Nethack is one of a very few games to which I return perennially. I’ve been playing it on and off for at least five years and I think it’s because of my playing style. I tend, when playing games for which it is an option, to be an explorationist gamer. I always do the side-quests, and I loves me a sandbox. I can show you where every hidden warp tile is in Giana Sisters. Now, even after all this time, Nethack still finds new ways to kill me. (I’ve never ascended, incidentally - mostly I die of impatience or silly mistake). The highest-scoring player on my high-score table at the moment died by falling downstairs. I was dragging a corpse back to a nearby altar, and idiotically went down stairs while seriously overloaded. The next down was killed by a hallucinogen-distorted panther.

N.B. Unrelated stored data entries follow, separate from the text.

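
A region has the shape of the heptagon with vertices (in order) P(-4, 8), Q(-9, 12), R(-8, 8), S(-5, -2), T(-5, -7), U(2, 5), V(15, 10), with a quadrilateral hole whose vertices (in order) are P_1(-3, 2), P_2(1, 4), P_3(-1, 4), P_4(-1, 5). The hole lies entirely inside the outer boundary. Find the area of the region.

108.5

Outer boundary:
P→Q: (-4)(12) − (-9)(8) = 24
Q→R: (-9)(8) − (-8)(12) = 24
R→S: (-8)(-2) − (-5)(8) = 56
S→T: (-5)(-7) − (-5)(-2) = 25
T→U: (-5)(5) − (2)(-7) = -11
U→V: (2)(10) − (15)(5) = -55
V→P: (15)(8) − (-4)(10) = 160
Σ = 223
Area = |Σ|/2 = 111.5.
Hole:
Σ = (-14) + (8) + (-1) + (13) = 6
Area = |Σ|/2 = 3.
Net area = 111.5 − 3 = 108.5.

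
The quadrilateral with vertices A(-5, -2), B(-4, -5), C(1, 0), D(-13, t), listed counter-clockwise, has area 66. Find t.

14

The doubled signed area Σ (x_i y_{i+1} − x_{i+1} y_i) is linear in t.
With t=0 it equals 48; the coefficient of t is 6 (from the two edges through D).
So 6·t + 48 = 2·66 = 132 ⇒ t = 14.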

The fun of Nethack is not so much in discovering the story, or hidden areas (though there are plenty of these, the map is mostly procedurally generated so there’s no definitive knowledge to be had - though some special regions do recur in the same configuration). The fun is in learning some of the enormous range of ways in which things can interact, then using that to try to survive a bit longer, or to disover yet more new things. There is a saying amongst Nethack players, (naturally abbreviated to an acronym) - “The Devteam thought of everything”. You never have the same game twice in Nethack - the random levels and assignment of equipment means you don’t know what you’re getting, and in the case of potions, rings, scrolls, wands etc. means when you do get them, you don’t know which type they are until you identify them somehow.

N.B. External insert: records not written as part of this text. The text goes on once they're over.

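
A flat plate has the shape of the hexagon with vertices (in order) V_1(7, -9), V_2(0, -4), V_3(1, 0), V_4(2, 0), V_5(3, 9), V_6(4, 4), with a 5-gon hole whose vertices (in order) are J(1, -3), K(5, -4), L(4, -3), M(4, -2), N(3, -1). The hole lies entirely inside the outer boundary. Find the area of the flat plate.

Outer boundary:
Apply Gauss's area formula: 2A = Σ (x_i·y_{i+1} − x_{i+1}·y_i), indices taken mod 6.
V_1→V_2: (7)(-4) − (0)(-9) = -28
V_2→V_3: (0)(0) − (1)(-4) = 4
V_3→V_4: (1)(0) − (2)(0) = 0
V_4→V_5: (2)(9) − (3)(0) = 18
V_5→V_6: (3)(4) − (4)(9) = -24
V_6→V_1: (4)(-9) − (7)(4) = -64
Σ = -94
Area = |Σ|/2 = 47.
Hole:
J→K: (1)(-4) − (5)(-3) = 11
K→L: (5)(-3) − (4)(-4) = 1
L→M: (4)(-2) − (4)(-3) = 4
M→N: (4)(-1) − (3)(-2) = 2
N→J: (3)(-3) − (1)(-1) = -8
Σ = 10
Area = |Σ|/2 = 5.
Net area = 47 − 5 = 42.

42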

A list of random things I’ve encountered just in my last few games, to give you an idea of the variety and flavour; my god has gifted me Mjolnir, (Thor’s hammer) as thanks for a sacrifice on His altar; I have been bitten by a werewolf, and while subsequently transformed into one myself, summoned wolves to fight by my side; I have been blinded by a crow; I have been seduced by a nymph into removing a cursed item of armour (along with the rest of my clothing) which I couldn’t remove under normal circumstances; I have been attacked by the ghost of one of my own previous players; I have used a pick-axe to mine my way through the dungeon walls and find a hidden vault full of gold… and so on and on.
Of course, there is another acronymised phrase amongst Nethack players: YASND - Yet Another Stupid Nethack Death. The thing is, Nethack is pretty hard, which is to say it will hand you your arse if you’re not careful, and maybe even if you are. It is turn based, so a lot of the time the thing that kills you could have been escaped or overcome if you were paying more attention, or had thought a bit longer before drinking that unidentified potion, hence the ’stupid’ in YASND. But Nethack pulls off a rare trick by making it fun to lose. The fun is in the discovery, even your downfall can be pleasing by its novelty, and it never feels unfair. This last is important. I always feel cheated when an RTS beats me by giving a dumb AI a shitload of extra units or production capacity. I don’t mind losing to Galactic Civilisations II over and over again, because the thing is just better at the game than I am.
Graphically, Nethack is very simple. I’m not so old-school as to actually play in ASCII, but the tileset I use is hardly high-res. It’s just really not the point. It’s not much of a looker, but what a personality! A metric fucktonne (which is 1.7 imperial shitloads) of character types, monsters, magical items, spells, hidden tricks and sly references. One day I’ll finish it - until then I look forward to the next unlikely death.